Qual è oggi la sua visione del ruolo di coach? Dare ordini, ma essere dipendenti di un giocatore non credo sia facile.

«Essendo l’allenatore prendo io le decisioni tecniche, tattiche e strategiche finché non si è più d’accordo e le strade si devono separare. Naturalmente c’è un dialogo, ma se un giocatore se mi paga è per sentire ciò che io penso e in linea di massima seguirmi. Nella mia carriera ho portato al Masters Ljubicic, Raonic, Gasquet e Sinner per un totale di sei partecipazioni. Condurre un tennista in top 10 vuol dire conoscere un certo percorso e per questo mi sento sicuro».

Le dà fastidio quando le ricordano che le manca lo Slam? È un obiettivo?

«No no, non è qualcosa che mi infastidisce. Era ed è nei miei obiettivi vincere uno Slam, sicuramente. Quando ho iniziato, però, volevo conoscere il tennis ed è ciò che mi spinge ad andare avanti. La disciplina e il mio lavoro cambiano. Per esempio se negli anni 90 io andavo agli Slam con Caratti, Furlan, Camporese, Mordegan e Brandi, oggi un tennista va con sei persone».

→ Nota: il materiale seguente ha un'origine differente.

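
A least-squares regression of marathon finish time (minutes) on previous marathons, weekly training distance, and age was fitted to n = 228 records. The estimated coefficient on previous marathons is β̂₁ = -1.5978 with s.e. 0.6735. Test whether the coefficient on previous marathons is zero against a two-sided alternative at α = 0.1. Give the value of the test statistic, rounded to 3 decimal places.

t = -2.372

H₀: β₁ = 0 vs H₁: β₁ ≠ 0.
t = (β̂₁ − β₁⁰)/SE = -1.5978 / 0.6735 = -2.372.
df = n − k − 1 = 228 − 3 − 1 = 224.
Two-sided p ≈ 0.0185, which is < 0.1, so reject H₀.
There is evidence that previous marathons is associated with marathon finish time, holding the other predictors fixed.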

Su Camporese c’è il parere unanime che potesse raccogliere di più, concorda?

«Ho avuto la fortuna di allenarlo per due anni. Se avessi avuto l’esperienza e la conoscenza di adesso credo che avrei potuto aiutarlo meglio e portarlo ad altri successi, questo sì».

Dopo Bologna come vede l’Italia del presente?

«Come abbiamo visto negli ultimi due anni l’Italia ha tanti cambi e un grande potenziale, a prescindere da chi giochi. A me sembrano inutili le polemiche su chi gioca e chi no, l’importante è che la squadra vada avanti e vinca. Una volta toccherà ad uno ed una volta ad un altro. Per me è chiaro che questi ragazzi siano tutti italiani, tutti patriottici e che rispettino la maglia azzurra. Gli atleti si trovano davanti situazioni non sempre semplici e mi fa ridere quando i vecchi giocatori parlano della Coppa Davis. Loro non giocavano con i ritmi frenetici di oggi, quindi non hanno neanche l’abilità di porsi certe problematiche».

Il riferimento immaginiamo sia soprattutto al calendario.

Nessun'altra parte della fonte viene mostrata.